In this ironic and often well-observed South American work by Hernán Guerschuny, the titular critic, Tellez (Rafael Spregelburd), is a solitary grump who spends too much time in a cramped screening room and largely socializing with other critics over talk about movies. His editor worries Tellez’s narrow taste in art-house films affects his objectivity about more commercial fare, and Tellez spends more time — rumpled in his corduroy jacket and unruly beard — observing life than participating in it.

A stereotype? Well, to an extent. But the caricature serves Guerschuny’s larger satire about a man who loses his detachment from the very thing he writes about and becomes — gasp — a character in his own story.

Movie Review ★★★  

The Film Critic,’ with Rafael Spregelburd, Dolores Fonzi. Written and directed by Hernán Guerschuny. 98 minutes. Not rated; for mature audiences. In Spanish and French, with English subtitles. Grand Illusion, through Thursday.

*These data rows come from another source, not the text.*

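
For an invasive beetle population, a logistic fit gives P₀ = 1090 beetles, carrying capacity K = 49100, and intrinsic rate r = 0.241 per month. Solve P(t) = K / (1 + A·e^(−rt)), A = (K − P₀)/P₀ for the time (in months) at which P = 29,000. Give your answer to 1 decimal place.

A = (49100 − 1090)/1090 = 44.04587
29000 = 49100/(1 + 44.04587·e^(−0.241t)) → 1 + 44.04587·e^(−0.241t) = 1.6931
e^(−0.241t) = 0.015736 → t = ln(63.54877)/0.241 = 4.15181/0.241

t ≈ 17.2 months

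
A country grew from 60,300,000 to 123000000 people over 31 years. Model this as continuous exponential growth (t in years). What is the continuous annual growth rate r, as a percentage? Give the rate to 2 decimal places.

123000000 = 60300000 · e^(r·31)
e^(31r) = 123000000/60300000 = 2.0398
r = ln(2.0398) / 31 = 0.71285 / 31

r ≈ 2.30% per year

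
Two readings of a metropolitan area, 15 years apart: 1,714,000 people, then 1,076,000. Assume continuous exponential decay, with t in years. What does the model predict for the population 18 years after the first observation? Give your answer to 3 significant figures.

≈ 980,000 people

r = ln(1076000/1714000) / 15 ≈ -0.031039 per year
P(18) = 1714000 · e^(-0.031039·18) = 1714000 · 0.57195 ≈ 980330.61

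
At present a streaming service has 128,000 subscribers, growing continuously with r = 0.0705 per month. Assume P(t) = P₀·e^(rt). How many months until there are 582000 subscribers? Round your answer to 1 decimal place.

582000 = 128000 · e^(0.0705·t)
t = ln(582000/128000) / 0.0705 = ln(4.54688) / 0.0705 = 1.51444 / 0.0705

t ≈ 21.5 months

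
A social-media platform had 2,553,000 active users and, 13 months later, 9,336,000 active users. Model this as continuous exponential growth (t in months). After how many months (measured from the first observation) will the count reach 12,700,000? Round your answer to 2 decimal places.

r = ln(9336000/2553000) / 13 ≈ 0.099739 per month
t = ln(12700000/2553000) / r = 1.60433 / 0.099739 ≈ 16.085

t ≈ 16.09 months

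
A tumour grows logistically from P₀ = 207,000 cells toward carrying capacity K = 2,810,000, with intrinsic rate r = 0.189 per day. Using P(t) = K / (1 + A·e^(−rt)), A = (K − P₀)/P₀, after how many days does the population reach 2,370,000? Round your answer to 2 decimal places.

t ≈ 22.30 days

A = (2810000 − 207000)/207000 = 12.57488
2370000 = 2810000/(1 + 12.57488·e^(−0.189t)) → 1 + 12.57488·e^(−0.189t) = 1.18565
e^(−0.189t) = 0.014764 → t = ln(67.73287)/0.189 = 4.21557/0.189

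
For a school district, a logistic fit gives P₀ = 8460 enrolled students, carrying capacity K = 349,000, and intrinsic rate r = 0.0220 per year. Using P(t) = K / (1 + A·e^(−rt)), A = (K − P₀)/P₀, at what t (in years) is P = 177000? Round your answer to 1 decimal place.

A = (349000 − 8460)/8460 = 40.25296
177000 = 349000/(1 + 40.25296·e^(−0.022t)) → 1 + 40.25296·e^(−0.022t) = 1.97175
e^(−0.022t) = 0.024141 → t = ln(41.4231)/0.022 = 3.72384/0.022

t ≈ 169.3 years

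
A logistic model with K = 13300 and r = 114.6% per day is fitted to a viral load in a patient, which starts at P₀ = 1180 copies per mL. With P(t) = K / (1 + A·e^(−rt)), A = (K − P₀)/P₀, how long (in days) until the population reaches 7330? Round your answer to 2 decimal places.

t ≈ 2.21 days

A = (13300 − 1180)/1180 = 10.27119
7330 = 13300/(1 + 10.27119·e^(−1.146t)) → 1 + 10.27119·e^(−1.146t) = 1.81446
e^(−1.146t) = 0.079296 → t = ln(12.61102)/1.146 = 2.53457/1.146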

In search of a new apartment, Tellez finds the perfect place only to discover a prior claim on it by Sofia (Dolores Fonzi). A mischievous sprite who keeps popping up, Sofia takes romantic interest in Tellez, a development as intentionally inexplicable as other romantic-comedy tropes that follow, including first-kiss fireworks (literally) and a quote from “Jerry Maguire.”

Tellez finds himself immersed in the kind of Hollywood-dream-factory experience he despises, his emotions taking charge. But there are other meta-story elements in “The Film Critic” (Tellez’s romance with Sofia finds its way into a developing screenplay) that turn it into a Möbius strip, a seductive surface where reality and cinema twist into one.